You can add any other option/section that you can later use in the Jinja templates via the exposed config object. URL's shouldn't have the trailing slash `/`.

## Available Jinja variables

These variables are exposed to use within the templates. The below list is displayed in the form of *variable (type) (available from): description*. `field1/field2/field3/...` describe config file section from the YAML file and option and `object.attribute` corresponding object and it's attribute.

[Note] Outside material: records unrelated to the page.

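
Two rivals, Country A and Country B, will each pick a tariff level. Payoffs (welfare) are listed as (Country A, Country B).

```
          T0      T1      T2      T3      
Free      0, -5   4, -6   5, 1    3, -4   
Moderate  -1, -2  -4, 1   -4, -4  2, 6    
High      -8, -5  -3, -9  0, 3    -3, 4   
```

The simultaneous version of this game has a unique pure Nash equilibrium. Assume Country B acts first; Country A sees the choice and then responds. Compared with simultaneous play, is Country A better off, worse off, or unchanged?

Backward induction with Country B moving first.
- T0 → Country A plays Free (best of 0, -1, -8); Country B gets -5.
- T1 → Country A plays Free (best of 4, -4, -3); Country B gets -6.
- T2 → Country A plays Free (best of 5, -4, 0); Country B gets 1.
- T3 → Country A plays Free (best of 3, 2, -3); Country B gets -4.
Maximizing over -5, -6, 1, -4, Country B chooses T2. Subgame-perfect outcome: (Free, T2) with payoffs (5, 1).
Under simultaneous play:
Country A's best replies: T0→Free; T1→Free; T2→Free; T3→Free.
Country B's best replies: Free→T2; Moderate→T3; High→T3.
Only (Free, T2) has each player best-responding; Nash payoffs (5, 1).
Country A earns 5 sequentially versus 5 at the Nash outcome: unchanged.

unchanged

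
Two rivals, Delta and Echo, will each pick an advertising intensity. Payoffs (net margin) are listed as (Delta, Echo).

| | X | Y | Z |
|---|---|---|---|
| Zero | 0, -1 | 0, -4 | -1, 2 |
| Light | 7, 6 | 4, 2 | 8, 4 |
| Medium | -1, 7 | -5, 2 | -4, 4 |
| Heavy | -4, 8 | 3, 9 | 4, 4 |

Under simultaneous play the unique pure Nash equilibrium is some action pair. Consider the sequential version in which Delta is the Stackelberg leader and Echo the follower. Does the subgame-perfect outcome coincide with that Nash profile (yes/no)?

Solve by backward induction (Delta leads).
- Zero: BR = Z, leader payoff -1.
- Light: BR = X, leader payoff 7.
- Medium: BR = X, leader payoff -1.
- Heavy: BR = Y, leader payoff 3.
Delta's induced payoffs are -1, 7, -1, 3, so Delta commits to Light. Subgame-perfect outcome: (Light, X) with payoffs (7, 6).
For the simultaneous game, intersect best replies.
Delta's best replies: X→Light; Y→Light; Z→Light.
Echo's best replies: Zero→Z; Light→X; Medium→X; Heavy→Y.
Only (Light, X) has each player best-responding; Nash payoffs (7, 6).
Sequential outcome (Light, X) coincides with the Nash profile (Light, X).

yes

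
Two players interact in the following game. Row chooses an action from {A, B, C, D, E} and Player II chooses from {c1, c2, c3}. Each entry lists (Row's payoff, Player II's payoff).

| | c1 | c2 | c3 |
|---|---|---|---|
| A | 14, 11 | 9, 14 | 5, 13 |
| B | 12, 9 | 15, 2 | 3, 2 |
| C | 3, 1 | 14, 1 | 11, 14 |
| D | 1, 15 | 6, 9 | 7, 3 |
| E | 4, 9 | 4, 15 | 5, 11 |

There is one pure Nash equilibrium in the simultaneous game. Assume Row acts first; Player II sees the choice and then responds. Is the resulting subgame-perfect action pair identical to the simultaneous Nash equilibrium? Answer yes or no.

Work backward from Player II's decision.
- A → Player II plays c2 (best of 11, 14, 13); Row gets 9.
- B → Player II plays c1 (best of 9, 2, 2); Row gets 12.
- C → Player II plays c3 (best of 1, 1, 14); Row gets 11.
- D → Player II plays c1 (best of 15, 9, 3); Row gets 1.
- E → Player II plays c2 (best of 9, 15, 11); Row gets 4.
Row's induced payoffs are 9, 12, 11, 1, 4, so Row commits to B. Subgame-perfect outcome: (B, c1) with payoffs (12, 9).
Now find the simultaneous Nash equilibrium.
Row's best replies: c1→A; c2→B; c3→C.
Player II's best replies: A→c2; B→c1; C→c3; D→c1; E→c2.
The unique mutual best reply is (C, c3), giving (11, 14).
Sequential outcome (B, c1) differs from the Nash profile (C, c3).

no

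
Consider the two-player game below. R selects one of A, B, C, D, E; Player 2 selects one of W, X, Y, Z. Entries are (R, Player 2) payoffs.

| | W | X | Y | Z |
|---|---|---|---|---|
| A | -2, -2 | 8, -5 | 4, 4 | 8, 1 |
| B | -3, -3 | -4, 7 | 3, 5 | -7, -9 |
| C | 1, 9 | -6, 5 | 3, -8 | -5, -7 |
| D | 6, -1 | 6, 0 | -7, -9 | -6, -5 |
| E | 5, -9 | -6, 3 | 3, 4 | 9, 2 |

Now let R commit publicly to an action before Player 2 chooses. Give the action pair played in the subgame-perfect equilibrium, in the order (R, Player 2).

(D, X)

Solve by backward induction (R leads).
- A: Player 2 compares -2, -5, 4, 1 and picks Y; R would get 4.
- B: Player 2 compares -3, 7, 5, -9 and picks X; R would get -4.
- C: Player 2 compares 9, 5, -8, -7 and picks W; R would get 1.
- D: Player 2 compares -1, 0, -9, -5 and picks X; R would get 6.
- E: Player 2 compares -9, 3, 4, 2 and picks Y; R would get 3.
Maximizing over 4, -4, 1, 6, 3, R chooses D. Subgame-perfect outcome: (D, X) with payoffs (6, 0).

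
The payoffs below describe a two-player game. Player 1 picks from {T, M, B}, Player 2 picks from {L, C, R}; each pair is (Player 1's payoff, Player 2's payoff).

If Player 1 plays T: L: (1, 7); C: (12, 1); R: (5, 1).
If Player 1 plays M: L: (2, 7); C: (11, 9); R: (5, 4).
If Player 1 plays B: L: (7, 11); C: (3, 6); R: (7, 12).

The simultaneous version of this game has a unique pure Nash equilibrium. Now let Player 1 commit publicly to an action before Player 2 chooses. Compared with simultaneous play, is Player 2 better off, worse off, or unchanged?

worse off

Work backward from Player 2's decision.
- T → Player 2 plays L (best of 7, 1, 1); Player 1 gets 1.
- M → Player 2 plays C (best of 7, 9, 4); Player 1 gets 11.
- B → Player 2 plays R (best of 11, 6, 12); Player 1 gets 7.
Maximizing over 1, 11, 7, Player 1 chooses M. Subgame-perfect outcome: (M, C) with payoffs (11, 9).
For the simultaneous game, intersect best replies.
Player 1's best replies: L→B; C→T; R→B.
Player 2's best replies: T→L; M→C; B→R.
The unique mutual best reply is (B, R), giving (7, 12).
Player 2 earns 9 sequentially versus 12 at the Nash outcome: worse off.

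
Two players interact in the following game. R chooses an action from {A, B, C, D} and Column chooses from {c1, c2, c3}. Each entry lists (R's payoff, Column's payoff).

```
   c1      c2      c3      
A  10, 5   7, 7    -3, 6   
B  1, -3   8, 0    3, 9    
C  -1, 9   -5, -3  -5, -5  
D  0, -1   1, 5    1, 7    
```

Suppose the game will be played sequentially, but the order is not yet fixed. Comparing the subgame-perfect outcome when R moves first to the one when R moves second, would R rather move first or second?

If R leads: Column's best replies are A→c2, B→c3, C→c1, D→c3; R's induced payoffs 7, 3, -1, 1; outcome (A, c2), payoffs (7, 7).
If Column leads: R's best replies are c1→A, c2→B, c3→B; Column's induced payoffs 5, 0, 9; outcome (B, c3), payoffs (3, 9).
R gets 7 moving first and 3 moving second, so R prefers to move first.

first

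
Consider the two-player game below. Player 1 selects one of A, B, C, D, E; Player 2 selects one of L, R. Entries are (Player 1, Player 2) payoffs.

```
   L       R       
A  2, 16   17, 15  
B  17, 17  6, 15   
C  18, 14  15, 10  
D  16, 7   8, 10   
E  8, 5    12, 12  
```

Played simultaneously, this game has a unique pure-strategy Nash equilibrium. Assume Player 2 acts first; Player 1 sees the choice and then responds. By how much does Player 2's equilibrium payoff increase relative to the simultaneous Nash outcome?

1

Work backward from Player 1's decision.
- L → Player 1 plays C (best of 2, 17, 18, 16, 8); Player 2 gets 14.
- R → Player 1 plays A (best of 17, 6, 15, 8, 12); Player 2 gets 15.
Among 14, 15, the best is 15 at R. Subgame-perfect outcome: (A, R) with payoffs (17, 15).
Under simultaneous play:
Player 1's best replies: L→C; R→A.
Player 2's best replies: A→L; B→L; C→L; D→R; E→R.
The unique mutual best reply is (C, L), giving (18, 14).
Player 2's commitment gain: 15 − 14 = 1.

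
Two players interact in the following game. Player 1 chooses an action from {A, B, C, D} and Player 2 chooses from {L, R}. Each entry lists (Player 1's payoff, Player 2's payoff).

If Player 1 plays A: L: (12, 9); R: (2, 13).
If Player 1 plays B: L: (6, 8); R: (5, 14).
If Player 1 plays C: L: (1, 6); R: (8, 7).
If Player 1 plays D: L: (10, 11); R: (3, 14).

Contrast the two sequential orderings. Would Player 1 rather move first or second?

second

If Player 1 leads: Player 2's best replies are A→R, B→R, C→R, D→R; Player 1's induced payoffs 2, 5, 8, 3; outcome (C, R), payoffs (8, 7).
If Player 2 leads: Player 1's best replies are L→A, R→C; Player 2's induced payoffs 9, 7; outcome (A, L), payoffs (12, 9).
Player 1 gets 8 moving first and 12 moving second, so Player 1 prefers to move second.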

- `config` (`dict`) (all): parsed config file plus the added options internally (as described in [config file](#config-file)).
- `dir_config` (`dict`) (all*): parsed dir_config file plus the added options internally (as described in [config file](#config-file)). *This is for all of the specific "dir_path" files, as per configured in the YAML file `dirs.dir_path.cfg` (for exmaple `dirs./.cfg` for the required dir_path).
- `all_pages` (`list(Page)`) (all): list of all the pages, sorted by creation time, reversed.
- `page` (`Page`) (`page.html`): contains the following attributes (genarally these are parsed from the metadata in the `*.md` files):
	- `title` (`str`): title of the page.
	- `author` (`list[str]`): list of authors of the page.
	- `lang` (`str`): page language, used for the general `html` tag `lang` attribute.
	- `summary` (`str`): summary of the page, as specified in the `*.md` file.
	- `content` (`str`): actual content of the page, this is the `html`.
    - `toc` (`str`): table of contents as taken from `md.toc`.
    - `toc_tokens` (`list(dict)`): table of contents tokens as taken from `md.toc_tokens`.
	- `cdatetime` (`datetime.datetime`): creation datetime object of the page.
	- `cdate` (`method`): method thtat takes the name of the `fmt.FMT` and applies it to the `cdatetime` object.
	- `cdate_rss` (`str`): formatted `cdatetime` as required by rss.
	- `cdate_sitemap` (`str`): formatted `cdatetime` as required by sitemap.
	- `mdatetime` (`datetime.datetime`): modification datetime object of the page. Defaults to `None`.
	- `mdate` (`method`): method thtat takes the name of the `fmt.FMT` and applies it to the `mdatetime` object.
	- `mdate_rss` (`str`): formatted `mdatetime` as required by rss.
	- `mdate_sitemap` (`str`): formatted `mdatetime` as required by sitemap.
	- `tags` (`list(tuple(str))`): list of tuple of tags of the page, containing the name and the url of the tag, in that order. Defaults to empty list.
	- `url` (`str`): url of the page, this already includes the `url/main` from config file.
	- `image_url` (`str`): image url of the page, this already includes the `url/static`. Defaults to the `url/default_image` config option.
	- `next/previous` (`Page`): reference to the next or previous page object (containing all these attributes). Defaults to `None`.
	- `og` (`dict(str, str)`): dict for object graph metadata.
	- `meta` (`dict(str, list(str))`): meta dict as obtained from python-markdown, in case you use a meta tag not yet supported, it will be available there.
- `tag` (`tuple(str)`) (`tag.html`): tuple of name and url of the current tag.
- `tag_pages` (`list(Page)`) (`tag.html`): similar to `all_pages` but contains all the pages for the current tag.
- `all_tags` (`list(tuple(str))`) (all): similar to `page.tags` but contains all the tags.